[Feature Request] Support FP8 mixed precision with FSDP Plugin
System Info
accelerate == 0.22 or 0.23.dev (build from main)
transformers == 4.33 or 4.34.dev (build from main)
transformer-engine == 0.11.0
torch == 2.1.1
Information
- [ ] The official example scripts
- [X] My own modified scripts
Tasks
- [ ] One of the scripts in the examples/ folder of Accelerate or an officially supported
no_trainerscript in theexamplesfolder of thetransformersrepo (such asrun_no_trainer_glue.py) - [X] My own task or dataset (give details below)
Reproduction
I'm trying to launch multi-node multi-gpu Llama-2 for continued pretraining. My training script is using Accelerate to setup distributed environment and HF Transfomers Trainer to execute the training loop. I'd like to use FP8 precision with FSDP plugin, but seeing issues.
Below are some details on how to reproduce the issue. In my example I omitted some custom code which distributed the tasks and preparers the data to make it more simple. Let me know if any key details are missing.

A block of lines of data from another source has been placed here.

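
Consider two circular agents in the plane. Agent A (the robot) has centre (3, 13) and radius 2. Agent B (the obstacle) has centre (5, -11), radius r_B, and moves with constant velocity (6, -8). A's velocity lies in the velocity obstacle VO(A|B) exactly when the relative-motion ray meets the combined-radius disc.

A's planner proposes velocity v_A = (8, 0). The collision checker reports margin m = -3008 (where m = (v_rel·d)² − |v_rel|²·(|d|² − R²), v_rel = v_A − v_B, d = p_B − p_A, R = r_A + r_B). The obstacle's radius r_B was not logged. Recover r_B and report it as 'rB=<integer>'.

m = -3008
d = (2, -24);  v_rel = (2, 8),  |v_rel|² = 68
v_rel×d = (2)·(-24) − (8)·(2) = -64
since m = R²·68 − (-64)²:  R² = (4096 + -3008) / 68 = 16
R = √16 = 4  ⇒  r_B = 4 − 2 = 2

rB=2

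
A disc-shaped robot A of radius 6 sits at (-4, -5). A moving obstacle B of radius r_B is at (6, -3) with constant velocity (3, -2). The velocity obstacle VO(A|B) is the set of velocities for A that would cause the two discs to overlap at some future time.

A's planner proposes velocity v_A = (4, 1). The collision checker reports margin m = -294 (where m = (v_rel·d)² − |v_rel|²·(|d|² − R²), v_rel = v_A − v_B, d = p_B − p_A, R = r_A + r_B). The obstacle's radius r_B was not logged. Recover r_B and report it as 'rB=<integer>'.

m = -294
d = (10, 2);  v_rel = (1, 3),  |v_rel|² = 10
v_rel×d = (1)·(2) − (3)·(10) = -28
since m = R²·10 − (-28)²:  R² = (784 + -294) / 10 = 49
R = √49 = 7  ⇒  r_B = 7 − 6 = 1

rB=1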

I start training script with following command line which runs on each machine in multi-node environment):
torch.distributed.run -m accelerate.commands.launch -- main_process_ip=$(MASTER_ADDR) --main_process_port=2940 --mixed_precision=fp8|bf16
--rdzv_backend=c10d --machine_rank=$(RANK) --num_machines=$(WORLD_SIZE) --num_processes=4 --use_fsdp --fsdp_auto_wrap_policy=TRANSFORMER_BASED_WRAP'
--fsdp_backward_prefetch_policy=BACKWARD_PRE --fsdp_offload_params=false --fsdp_sharding_strategy=1 --fsdp_state_dict_type=SHARDED_STATE_DICT --fsdp_transformer_layer_cls_to_wrap=LlamaDecoderLayer --module - train_module.train <training script args>
where train_module.train() is a custom wrapper on top of HuggingFace Trainer class with minimal changes to it.
When running my script with --mixed_precision=bf16, the script works as expected, the model is successfully sharded across GPUs, training starts and loss decreases.

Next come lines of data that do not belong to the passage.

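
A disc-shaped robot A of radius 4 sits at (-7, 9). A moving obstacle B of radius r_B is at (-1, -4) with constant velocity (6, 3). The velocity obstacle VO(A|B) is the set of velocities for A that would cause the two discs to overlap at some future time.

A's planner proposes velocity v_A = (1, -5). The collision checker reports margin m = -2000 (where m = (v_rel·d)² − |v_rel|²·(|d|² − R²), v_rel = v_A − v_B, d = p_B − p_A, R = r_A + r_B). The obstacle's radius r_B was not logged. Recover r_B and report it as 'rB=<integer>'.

m = -2000
d = (6, -13);  v_rel = (-5, -8),  |v_rel|² = 89
v_rel×d = (-5)·(-13) − (-8)·(6) = 113
since m = R²·89 − 113²:  R² = (12769 + -2000) / 89 = 121
R = √121 = 11  ⇒  r_B = 11 − 4 = 7

rB=7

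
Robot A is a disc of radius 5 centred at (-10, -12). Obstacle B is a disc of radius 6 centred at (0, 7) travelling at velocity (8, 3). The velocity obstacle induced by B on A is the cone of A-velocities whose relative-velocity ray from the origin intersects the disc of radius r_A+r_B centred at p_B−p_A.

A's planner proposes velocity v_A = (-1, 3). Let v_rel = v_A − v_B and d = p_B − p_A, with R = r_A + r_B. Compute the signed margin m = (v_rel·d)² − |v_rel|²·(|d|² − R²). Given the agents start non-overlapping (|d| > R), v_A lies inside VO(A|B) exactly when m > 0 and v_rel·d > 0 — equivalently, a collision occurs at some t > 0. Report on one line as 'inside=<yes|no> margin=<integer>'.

d = (10, 19),  |d|² = 461;  R = 5+6 = 11,  c = 461−11² = 340
v_rel = (-9, 0),  |v_rel|² = 81;  v_rel·d = (-9)·(10) + (0)·(19) = -90
81·t² + 180·t + 340 = 0  ⇒  m = (-90)² − 81·340 = -19440
m = -19440 < 0,  v_rel·d = -90 < 0  ⇒  outside

inside=no margin=-19440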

However, when passing --mixed_precision=fp8 I'm getting following error:
<omitting some client specific code >
t = Trainer(
File "/layers/pip/requirements/lib/python3.10/site-packages/transformers/trainer.py", line 347, in __init__
self.create_accelerator_and_postprocess()
File "/layers/pip/requirements/lib/python3.10/site-packages/transformers/trainer.py", line 3940, in create_accelerator_and_postprocess
self.accelerator = Accelerator(
File "/layers/pip/requirements/lib/python3.10/site-packages/accelerate/accelerator.py", line 365, in __init__
self.state = AcceleratorState(
File "pip/requirements/lib/python3.10/site-packages/accelerate/state.py", line 765, in __init__
fsdp_plugin.set_mixed_precision(self._mixed_precision)

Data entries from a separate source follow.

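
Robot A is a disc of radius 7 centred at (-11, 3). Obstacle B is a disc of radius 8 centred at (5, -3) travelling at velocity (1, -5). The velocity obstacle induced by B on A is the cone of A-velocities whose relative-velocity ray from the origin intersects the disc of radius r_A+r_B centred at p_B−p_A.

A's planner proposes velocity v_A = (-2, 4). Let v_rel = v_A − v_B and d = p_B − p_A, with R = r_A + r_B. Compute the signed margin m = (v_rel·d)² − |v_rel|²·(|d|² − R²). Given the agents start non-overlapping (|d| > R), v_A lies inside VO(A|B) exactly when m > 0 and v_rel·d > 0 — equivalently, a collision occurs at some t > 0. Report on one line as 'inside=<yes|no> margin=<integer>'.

d = (16, -6),  |d|² = 292;  R = 7+8 = 15,  c = 292−15² = 67
v_rel = (-3, 9),  |v_rel|² = 90;  v_rel·d = (-3)·(16) + (9)·(-6) = -102
90·t² + 204·t + 67 = 0  ⇒  m = (-102)² − 90·67 = 4374
m = 4374 > 0,  v_rel·d = -102 < 0  ⇒  outside

inside=no margin=4374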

File "/layers/pip/requirements/lib/python3.10/site-packages/accelerate/utils/dataclasses.py", line 979, in set_mixed_precision
raise ValueError(f"Unknown mixed precision value: {mixed_precision}")
ValueError: Unknown mixed precision value: fp8
Looking into stacktrace I can see that while accelerate CLI supports --mixed_precision=fp8 (reference) FSDP plugin seems to only support "no", "fp16" or "bf16" options (reference)
Can you please confirm that my understanding is correct, that Accelerate supports FP8 only withoud Zero-3 sharding frameworks (e.g. FSDP or DeepSpeed). If my understanding is correct, does Accelerate team have a timeline to add FP8 support to FSDP Plugin?
Expected behavior
I expect that both bf16 and fp8 to work similarly.
cc @pacman100
FSDP support for fp8 is experimental and is on NVIDIA's roadmap (with currently no public prototype yet). We need to wait on them.
This issue has been automatically marked as stale because it has not had recent activity. If you think this still needs to be addressed please comment on this thread.
Please note that issues that do not follow the contributing guidelines are likely to be ignored.